Intimacy demands more than talking. It requires listening, receiving what the other person offers, and respecting who they are. You must remove your shoes before entering their world, accepting them as they are, not as you wish them to be. If you cannot accept them, frustration will poison the relationship. Do not expect what you know will never come. If your partner has never been romantic, do not be shocked by their coldness. You have known them long enough to see the truth.
Love also means sacrifice. A mother with children gives up time for exercise, for courses, for lingering at work. Pérez celebrates this loss. It means you have chosen your family, which is the most valuable thing you can choose. And love requires forgiveness, because everyone fails and everyone is failed. Without forgiveness and understanding, you end up alone. The goal is not to avoid failure but to build a relationship strong enough that failure does not break it. When love is constructed carefully, it becomes a shelter—a home where you feel peace the moment you turn the key in the lock. In the end, loving well is worth everything. What matters is not just loving, but loving right.
Citações Notáveis
The greatest desire we all share is to love and feel loved. Calm is fundamentally connected to love.— Lucía Pérez Forriol, clinical psychologist
Love requires renouncing other things—time, pursuits, comfort. When a mother sacrifices for her family, that is something to celebrate, not regret.— Lucía Pérez Forriol
A Conversa do Hearth Outra perspectiva sobre a história
When you say peace comes from love, not success, are you saying successful people are lying about feeling fulfilled?

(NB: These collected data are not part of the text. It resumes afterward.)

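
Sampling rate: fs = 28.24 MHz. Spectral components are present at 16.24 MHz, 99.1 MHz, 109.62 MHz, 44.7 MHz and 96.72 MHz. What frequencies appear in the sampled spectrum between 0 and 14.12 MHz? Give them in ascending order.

fs/2 = 14.12 MHz.
16.24 MHz > fs/2 = 14.12 MHz, folds to fs − 16.24 MHz = 12 MHz.
99.1 MHz mod fs = 14.38 MHz.
14.38 MHz > fs/2 = 14.12 MHz, folds to fs − 14.38 MHz = 13.86 MHz.
109.62 MHz mod fs = 24.9 MHz.
24.9 MHz > fs/2 = 14.12 MHz, folds to fs − 24.9 MHz = 3.34 MHz.
44.7 MHz mod fs = 16.46 MHz.
16.46 MHz > fs/2 = 14.12 MHz, folds to fs − 16.46 MHz = 11.78 MHz.
96.72 MHz mod fs = 12 MHz.
12 MHz ≤ fs/2 = 14.12 MHz, appears at 12 MHz.
Distinct values: {3.34 MHz, 11.78 MHz, 12 MHz, 13.86 MHz}.

3.34 MHz, 11.78 MHz, 12 MHz, 13.86 MHz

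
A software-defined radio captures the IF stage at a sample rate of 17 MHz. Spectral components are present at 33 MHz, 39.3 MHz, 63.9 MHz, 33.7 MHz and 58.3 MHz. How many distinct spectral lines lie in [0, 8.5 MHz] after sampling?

fs/2 = 8.5 MHz.
33 MHz mod fs = 16 MHz.
16 MHz > fs/2 = 8.5 MHz, folds to fs − 16 MHz = 1 MHz.
39.3 MHz mod fs = 5.3 MHz.
5.3 MHz ≤ fs/2 = 8.5 MHz, appears at 5.3 MHz.
63.9 MHz mod fs = 12.9 MHz.
12.9 MHz > fs/2 = 8.5 MHz, folds to fs − 12.9 MHz = 4.1 MHz.
33.7 MHz mod fs = 16.7 MHz.
16.7 MHz > fs/2 = 8.5 MHz, folds to fs − 16.7 MHz = 0.3 MHz.
58.3 MHz mod fs = 7.3 MHz.
7.3 MHz ≤ fs/2 = 8.5 MHz, appears at 7.3 MHz.
Distinct values: {0.3 MHz, 1 MHz, 4.1 MHz, 5.3 MHz, 7.3 MHz} → 5.

5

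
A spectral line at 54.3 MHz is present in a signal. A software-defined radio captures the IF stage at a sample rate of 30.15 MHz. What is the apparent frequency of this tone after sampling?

6 MHz

54.3 MHz mod fs = 24.15 MHz.
24.15 MHz > fs/2 = 15.075 MHz, folds to fs − 24.15 MHz = 6 MHz.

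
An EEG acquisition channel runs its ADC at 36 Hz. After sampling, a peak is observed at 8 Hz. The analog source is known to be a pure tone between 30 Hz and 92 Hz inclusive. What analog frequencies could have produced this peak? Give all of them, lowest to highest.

Frequencies that alias to 8 Hz are k·fs ± 8 Hz for integer k ≥ 0.
k=0: 8 Hz.
k=1: 28 Hz, 44 Hz.
k=2: 64 Hz, 80 Hz.
k=3: 100 Hz, 116 Hz.
Within [30 Hz, 92 Hz]: 44 Hz, 64 Hz, 80 Hz.

44 Hz, 64 Hz, 80 Hz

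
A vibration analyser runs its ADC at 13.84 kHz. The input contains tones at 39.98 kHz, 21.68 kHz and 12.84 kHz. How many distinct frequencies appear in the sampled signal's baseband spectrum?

3

fs/2 = 6.92 kHz.
39.98 kHz mod fs = 12.3 kHz.
12.3 kHz > fs/2 = 6.92 kHz, folds to fs − 12.3 kHz = 1.54 kHz.
21.68 kHz mod fs = 7.84 kHz.
7.84 kHz > fs/2 = 6.92 kHz, folds to fs − 7.84 kHz = 6 kHz.
12.84 kHz > fs/2 = 6.92 kHz, folds to fs − 12.84 kHz = 1 kHz.
Distinct values: {1 kHz, 1.54 kHz, 6 kHz} → 3.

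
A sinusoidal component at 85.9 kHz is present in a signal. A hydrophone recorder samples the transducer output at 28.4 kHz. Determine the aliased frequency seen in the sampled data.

85.9 kHz mod fs = 0.7 kHz.
0.7 kHz ≤ fs/2 = 14.2 kHz, appears at 0.7 kHz.

0.7 kHz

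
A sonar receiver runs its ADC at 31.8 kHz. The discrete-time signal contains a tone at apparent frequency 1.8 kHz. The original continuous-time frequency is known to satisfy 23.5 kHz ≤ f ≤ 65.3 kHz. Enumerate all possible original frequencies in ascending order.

30 kHz, 33.6 kHz, 61.8 kHz

Frequencies that alias to 1.8 kHz are k·fs ± 1.8 kHz for integer k ≥ 0.
k=0: 1.8 kHz.
k=1: 30 kHz, 33.6 kHz.
k=2: 61.8 kHz, 65.4 kHz.
k=3: 93.6 kHz, 97.2 kHz.
Within [23.5 kHz, 65.3 kHz]: 30 kHz, 33.6 kHz, 61.8 kHz.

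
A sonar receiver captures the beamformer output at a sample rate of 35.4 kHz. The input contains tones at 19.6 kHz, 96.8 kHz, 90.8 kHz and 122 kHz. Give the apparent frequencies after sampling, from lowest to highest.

fs/2 = 17.7 kHz.
19.6 kHz > fs/2 = 17.7 kHz, folds to fs − 19.6 kHz = 15.8 kHz.
96.8 kHz mod fs = 26 kHz.
26 kHz > fs/2 = 17.7 kHz, folds to fs − 26 kHz = 9.4 kHz.
90.8 kHz mod fs = 20 kHz.
20 kHz > fs/2 = 17.7 kHz, folds to fs − 20 kHz = 15.4 kHz.
122 kHz mod fs = 15.8 kHz.
15.8 kHz ≤ fs/2 = 17.7 kHz, appears at 15.8 kHz.
Distinct values: {9.4 kHz, 15.4 kHz, 15.8 kHz}.

9.4 kHz, 15.4 kHz, 15.8 kHz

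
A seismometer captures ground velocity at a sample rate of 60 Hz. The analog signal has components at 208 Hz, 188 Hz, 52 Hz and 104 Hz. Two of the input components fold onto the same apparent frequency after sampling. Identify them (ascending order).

fs/2 = 30 Hz.
208 Hz mod fs = 28 Hz.
28 Hz ≤ fs/2 = 30 Hz, appears at 28 Hz.
188 Hz mod fs = 8 Hz.
8 Hz ≤ fs/2 = 30 Hz, appears at 8 Hz.
52 Hz > fs/2 = 30 Hz, folds to fs − 52 Hz = 8 Hz.
104 Hz mod fs = 44 Hz.
44 Hz > fs/2 = 30 Hz, folds to fs − 44 Hz = 16 Hz.
52 Hz and 188 Hz both map to 8 Hz.

52 Hz, 188 Hz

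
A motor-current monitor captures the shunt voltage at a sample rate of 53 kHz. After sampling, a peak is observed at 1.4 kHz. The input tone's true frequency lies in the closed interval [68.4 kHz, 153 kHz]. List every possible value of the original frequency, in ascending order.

Frequencies that alias to 1.4 kHz are k·fs ± 1.4 kHz for integer k ≥ 0.
k=0: 1.4 kHz.
k=1: 51.6 kHz, 54.4 kHz.
k=2: 104.6 kHz, 107.4 kHz.
k=3: 157.6 kHz, 160.4 kHz.
Within [68.4 kHz, 153 kHz]: 104.6 kHz, 107.4 kHz.

104.6 kHz, 107.4 kHz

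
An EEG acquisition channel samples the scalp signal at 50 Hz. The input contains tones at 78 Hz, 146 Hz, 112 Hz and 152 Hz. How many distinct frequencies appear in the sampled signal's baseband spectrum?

fs/2 = 25 Hz.
78 Hz mod fs = 28 Hz.
28 Hz > fs/2 = 25 Hz, folds to fs − 28 Hz = 22 Hz.
146 Hz mod fs = 46 Hz.
46 Hz > fs/2 = 25 Hz, folds to fs − 46 Hz = 4 Hz.
112 Hz mod fs = 12 Hz.
12 Hz ≤ fs/2 = 25 Hz, appears at 12 Hz.
152 Hz mod fs = 2 Hz.
2 Hz ≤ fs/2 = 25 Hz, appears at 2 Hz.
Distinct values: {2 Hz, 4 Hz, 12 Hz, 22 Hz} → 4.

4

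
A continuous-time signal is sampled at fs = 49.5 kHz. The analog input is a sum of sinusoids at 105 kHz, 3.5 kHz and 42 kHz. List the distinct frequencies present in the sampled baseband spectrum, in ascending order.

fs/2 = 24.75 kHz.
105 kHz mod fs = 6 kHz.
6 kHz ≤ fs/2 = 24.75 kHz, appears at 6 kHz.
3.5 kHz ≤ fs/2 = 24.75 kHz, passes unchanged.
42 kHz > fs/2 = 24.75 kHz, folds to fs − 42 kHz = 7.5 kHz.
Distinct values: {3.5 kHz, 6 kHz, 7.5 kHz}.

3.5 kHz, 6 kHz, 7.5 kHz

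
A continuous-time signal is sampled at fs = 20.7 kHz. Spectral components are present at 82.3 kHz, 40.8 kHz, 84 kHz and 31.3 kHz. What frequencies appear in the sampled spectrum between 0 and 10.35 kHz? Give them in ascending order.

0.5 kHz, 0.6 kHz, 1.2 kHz, 10.1 kHz

fs/2 = 10.35 kHz.
82.3 kHz mod fs = 20.2 kHz.
20.2 kHz > fs/2 = 10.35 kHz, folds to fs − 20.2 kHz = 0.5 kHz.
40.8 kHz mod fs = 20.1 kHz.
20.1 kHz > fs/2 = 10.35 kHz, folds to fs − 20.1 kHz = 0.6 kHz.
84 kHz mod fs = 1.2 kHz.
1.2 kHz ≤ fs/2 = 10.35 kHz, appears at 1.2 kHz.
31.3 kHz mod fs = 10.6 kHz.
10.6 kHz > fs/2 = 10.35 kHz, folds to fs − 10.6 kHz = 10.1 kHz.
Distinct values: {0.5 kHz, 0.6 kHz, 1.2 kHz, 10.1 kHz}.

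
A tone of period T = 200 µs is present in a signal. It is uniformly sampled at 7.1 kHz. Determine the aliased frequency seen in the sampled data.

2.1 kHz

T = 200 µs → f = 1/T = 5 kHz.
5 kHz > fs/2 = 3.55 kHz, folds to fs − 5 kHz = 2.1 kHz.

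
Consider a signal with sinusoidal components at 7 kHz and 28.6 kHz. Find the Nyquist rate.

57.2 kHz

Highest-frequency component: 28.6 kHz.
Nyquist rate = 2 × 28.6 kHz = 57.2 kHz.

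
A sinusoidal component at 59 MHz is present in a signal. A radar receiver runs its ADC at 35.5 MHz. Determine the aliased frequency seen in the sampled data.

12 MHz

59 MHz mod fs = 23.5 MHz.
23.5 MHz > fs/2 = 17.75 MHz, folds to fs − 23.5 MHz = 12 MHz.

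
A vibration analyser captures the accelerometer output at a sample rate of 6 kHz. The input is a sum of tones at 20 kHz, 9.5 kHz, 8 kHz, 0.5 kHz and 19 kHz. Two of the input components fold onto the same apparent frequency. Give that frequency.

2 kHz

fs/2 = 3 kHz.
20 kHz mod fs = 2 kHz.
2 kHz ≤ fs/2 = 3 kHz, appears at 2 kHz.
9.5 kHz mod fs = 3.5 kHz.
3.5 kHz > fs/2 = 3 kHz, folds to fs − 3.5 kHz = 2.5 kHz.
8 kHz mod fs = 2 kHz.
2 kHz ≤ fs/2 = 3 kHz, appears at 2 kHz.
0.5 kHz ≤ fs/2 = 3 kHz, passes unchanged.
19 kHz mod fs = 1 kHz.
1 kHz ≤ fs/2 = 3 kHz, appears at 1 kHz.
8 kHz and 20 kHz both map to 2 kHz.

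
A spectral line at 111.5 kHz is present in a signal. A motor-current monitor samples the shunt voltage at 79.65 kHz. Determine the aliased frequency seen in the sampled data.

31.85 kHz

111.5 kHz mod fs = 31.85 kHz.
31.85 kHz ≤ fs/2 = 39.825 kHz, appears at 31.85 kHz.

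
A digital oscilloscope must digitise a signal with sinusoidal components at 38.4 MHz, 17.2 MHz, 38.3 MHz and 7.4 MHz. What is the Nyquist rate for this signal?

Highest-frequency component: 38.4 MHz.
Nyquist rate = 2 × 38.4 MHz = 76.8 MHz.

76.8 MHz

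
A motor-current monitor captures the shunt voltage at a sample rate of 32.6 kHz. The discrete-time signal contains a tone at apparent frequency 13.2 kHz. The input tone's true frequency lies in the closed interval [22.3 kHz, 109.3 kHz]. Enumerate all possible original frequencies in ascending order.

45.8 kHz, 52 kHz, 78.4 kHz, 84.6 kHz

Frequencies that alias to 13.2 kHz are k·fs ± 13.2 kHz for integer k ≥ 0.
k=0: 13.2 kHz.
k=1: 19.4 kHz, 45.8 kHz.
k=2: 52 kHz, 78.4 kHz.
k=3: 84.6 kHz, 111 kHz.
k=4: 117.2 kHz, 143.6 kHz.
Within [22.3 kHz, 109.3 kHz]: 45.8 kHz, 52 kHz, 78.4 kHz, 84.6 kHz.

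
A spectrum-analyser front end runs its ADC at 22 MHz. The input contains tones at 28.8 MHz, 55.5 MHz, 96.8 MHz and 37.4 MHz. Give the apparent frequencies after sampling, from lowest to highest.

6.6 MHz, 6.8 MHz, 8.8 MHz, 10.5 MHz

fs/2 = 11 MHz.
28.8 MHz mod fs = 6.8 MHz.
6.8 MHz ≤ fs/2 = 11 MHz, appears at 6.8 MHz.
55.5 MHz mod fs = 11.5 MHz.
11.5 MHz > fs/2 = 11 MHz, folds to fs − 11.5 MHz = 10.5 MHz.
96.8 MHz mod fs = 8.8 MHz.
8.8 MHz ≤ fs/2 = 11 MHz, appears at 8.8 MHz.
37.4 MHz mod fs = 15.4 MHz.
15.4 MHz > fs/2 = 11 MHz, folds to fs − 15.4 MHz = 6.6 MHz.
Distinct values: {6.6 MHz, 6.8 MHz, 8.8 MHz, 10.5 MHz}.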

No. I'm saying they're often incomplete. They've built one part of themselves very well—the part that achieves, produces, wins. But the part that connects, that receives, that is known by another person—that's been neglected. Success without intimacy is like a house with beautiful rooms but no one inside.
But isn't some sacrifice of relationships necessary to achieve at a high level?
Yes, and that's the trap. We tell ourselves it's temporary—I'll build my career first, then invest in relationships. But relationships don't work that way. They atrophy. And when you finally have time, the other person has already learned to live without you.
You mentioned forgiveness as essential. But what if someone has genuinely hurt you deeply?
Forgiveness isn't about saying what they did was okay. It's about deciding the relationship is worth more than the wound. If you can't do that, you're choosing to stay injured. The other person moves on; you stay stuck.
How do you help someone who feels they've wasted years chasing the wrong things?
You help them see that the years aren't wasted if they learn from them. The question isn't "What did I miss?" It's "What do I do now?" And the answer is always the same: turn toward the people who matter. Open your mouth. Listen. Let yourself be known.
Is there a point where it's too late to rebuild those connections?
Not if the other person is still alive. But the longer you wait, the more work it takes. The walls get higher. So the real answer is: don't wait.